So, at the end of week 7 of my first weight-loss experience and I can definitely say it’s worth it. I think you’ll have gathered from my early posts that I had no idea what I was up to. One of the main reasons I had reached the size I was unhappy with was because I had got to the point I had no will power. And on starting this journey with no expectations of myself but ridiculously high expectations of a product, I was a little naive. Seven weeks in, I am feeling body better with XLS-Nutrition, appreciating it’s a two-way street.
I’m now averaging the 2lb a week weight loss which was suggested on the XLS-Nutrition guidance. I’m still having two shakes a day and a healthy evening meal. Generally. For the past three weeks I’ve made the 2lb loss. Before that I had averaged a 2lb loss over the four weeks.
It’s tough, but oddly not physically.
I feel hunger because I want to eat. Not because I’m physically hungry.
I have come to realise from talking to Jodie, the XLS-Nutritionist, that I use food as a crutch. “I’ve had a really bad day, I should eat to make myself feel better”, “I’ve had a really good day, I should reward myself with food”.
In addition, in the early days there were all the things I decided to see past. Wine definitely isn’t calorie free. Snacking because I wanted to eat, isn’t calorie free.
I’ve realised that everything really is about balance.
There’s nothing wrong with treats. But treats are treats. They shouldn’t be an everyday thing. I should work for them. And they should taste better because I’ve worked for them. Treats shouldn’t make you feel guilty as soon as you’ve devoured them.
There’s nothing wrong with snacks. If you need them. I’ve realised if I eat breakfast or have a shake replacement I don’t need anything until lunchtime. But I tend to need something around 4pm, and that’s ok.
With treats, I’ve started working towards things. I know I have a fantastic celebration to look forward to this weekend, so I’m making sure I have a good week food wise so I can enjoy an evening out without guilt.
We’ve just got back from a four-day camping trip. I knew I wouldn’t be having shakes, as I wouldn’t have ready access to fresh milk. We were also at a festival, so I knew there was going to be an excess of unhealthy food. So whilst I probably didn’t do as well as I have been, I didn’t spoilt myself. My treat was to be away for a fantastic weekend.
So whilst the kids treat meal was pizza and chips, mine was spring vegetables and noodles. I’m sure it wasn’t the healthiest, but it was one of the healthiest choices available. Importantly, it was delicious, and I didn’t carry the same weight of guilt as I might have tucking into the same meal as the children.I’m also learning that exercise helps. In so many ways. Since I’ve started monitoring my exercise I’ve felt the weight come off a bit easier. This is in part due to my competitive nature. The last time I had a Fitbit I programmed it for 10,000 steps and X number of staircases. I got to the point where all I knew was that I wasn’t hitting my steps or staircases, and I wasn’t getting enough sleep. My response was to stop wearing it, it was only telling me what I already knew.

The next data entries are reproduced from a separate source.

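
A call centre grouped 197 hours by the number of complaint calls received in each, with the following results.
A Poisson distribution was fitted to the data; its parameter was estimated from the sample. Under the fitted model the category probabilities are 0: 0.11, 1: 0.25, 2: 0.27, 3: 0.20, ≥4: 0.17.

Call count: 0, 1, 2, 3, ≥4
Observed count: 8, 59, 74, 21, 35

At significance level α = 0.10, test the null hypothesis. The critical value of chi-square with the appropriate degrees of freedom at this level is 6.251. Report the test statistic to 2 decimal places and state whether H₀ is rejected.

Expected counts E_i = n·p_i: 197×0.11 = 21.67, 197×0.25 = 49.25, 197×0.27 = 53.19, 197×0.20 = 39.4, 197×0.17 = 33.49.
0: (8 − 21.67)²/21.67 = 186.8689/21.67 = 8.623
1: (59 − 49.25)²/49.25 = 95.0625/49.25 = 1.930
2: (74 − 53.19)²/53.19 = 433.0561/53.19 = 8.142
3: (21 − 39.4)²/39.4 = 338.56/39.4 = 8.593
≥4: (35 − 33.49)²/33.49 = 2.2801/33.49 = 0.068
Sum = 27.36
df = 3. Since 27.36 > 6.251, we reject H₀.

27.36; reject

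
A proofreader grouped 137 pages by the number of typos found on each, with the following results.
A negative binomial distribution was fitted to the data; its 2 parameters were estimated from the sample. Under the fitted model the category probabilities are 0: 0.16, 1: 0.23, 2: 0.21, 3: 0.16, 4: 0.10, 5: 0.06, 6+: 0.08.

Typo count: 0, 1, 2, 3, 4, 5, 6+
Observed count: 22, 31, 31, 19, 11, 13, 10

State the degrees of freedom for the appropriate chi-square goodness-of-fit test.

4

There are k = 7 categories and 2 parameters estimated from the data, so df = 7 − 1 − 2 = 4.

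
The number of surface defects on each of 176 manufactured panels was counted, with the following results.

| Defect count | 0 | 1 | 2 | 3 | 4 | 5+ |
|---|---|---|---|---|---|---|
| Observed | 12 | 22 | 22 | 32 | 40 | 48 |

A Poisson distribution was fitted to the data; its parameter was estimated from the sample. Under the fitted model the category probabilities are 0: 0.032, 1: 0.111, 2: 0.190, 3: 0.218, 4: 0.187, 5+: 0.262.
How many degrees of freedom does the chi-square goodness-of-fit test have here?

There are k = 6 categories and 1 parameter estimated from the data, so df = 6 − 1 − 1 = 4.

4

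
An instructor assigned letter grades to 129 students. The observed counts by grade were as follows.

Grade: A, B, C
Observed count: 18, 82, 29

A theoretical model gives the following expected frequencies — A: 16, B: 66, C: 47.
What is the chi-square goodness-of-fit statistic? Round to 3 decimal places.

11.022

χ² = (18−16)²/16 + (82−66)²/66 + (29−47)²/47
   = 0.2500 + 3.8788 + 6.8936
Sum = 11.022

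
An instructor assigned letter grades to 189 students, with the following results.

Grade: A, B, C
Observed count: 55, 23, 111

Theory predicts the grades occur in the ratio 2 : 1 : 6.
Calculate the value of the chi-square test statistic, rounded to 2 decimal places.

6.00

Ratio total = 9. Expected counts: 189×2/9 = 42, 189×1/9 = 21, 189×6/9 = 126.
cat         O        E   (O−E)²/E
A          55       42      4.024
B          23       21      0.190
C         111      126      1.786
Sum = 6.00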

This time I’ve taken a different approach. I know I’m rubbish at exercise. The days I work from home are almost impossible. So I set my target at 5,000 steps. I am motivated my achieving my goals. I’m happy to raise the game if I know what I’m doing is achievable. I’ve taken to really going after my steps when I’m working way. And trying to get out with the kids after I’m done for the day when I work from home.And it’s working for me. Week-by-week I’m seeing an improvement because I get to see the small achievements. So much so, this week I’ve changed my target to 7,500 steps. I will get there, but it needs to be on my terms.
And it seems I also need to get there…. I’ve signed up to a 5k Pretty Muddy ‘Run‘ for September.
The great thing about this approach is the results. I’m sat typing this post in a pair of trousers which didn’t fit me when I bought them but I kept because I loved them.
Over the weekend I wore a pair of trousers, comfortably, which I hadn’t been able to wear last summer because I couldn’t get them over my hips.
I have caught sight of my waist.
Mr J thinks my bum looks smaller.
I suspect the biggest challenge with XLS-Nutrition has been overcoming my own habits and choices. It’s taken a while to realise if I really want to change my body’s appearance, I have to change my body’s mindset. And I am loving posts which inspire me to remember who I am- Farmer’s Wife and Mummy’s post on this adds to my motivation to remember who I am.
And with a focus on being beach-ready for August, and 5k ready for September- there’s certainly a challenge ahead.
Disclosure: I am participating in the XLS-Nutrition Boost Buddies programme. All views and opinions contained are my own.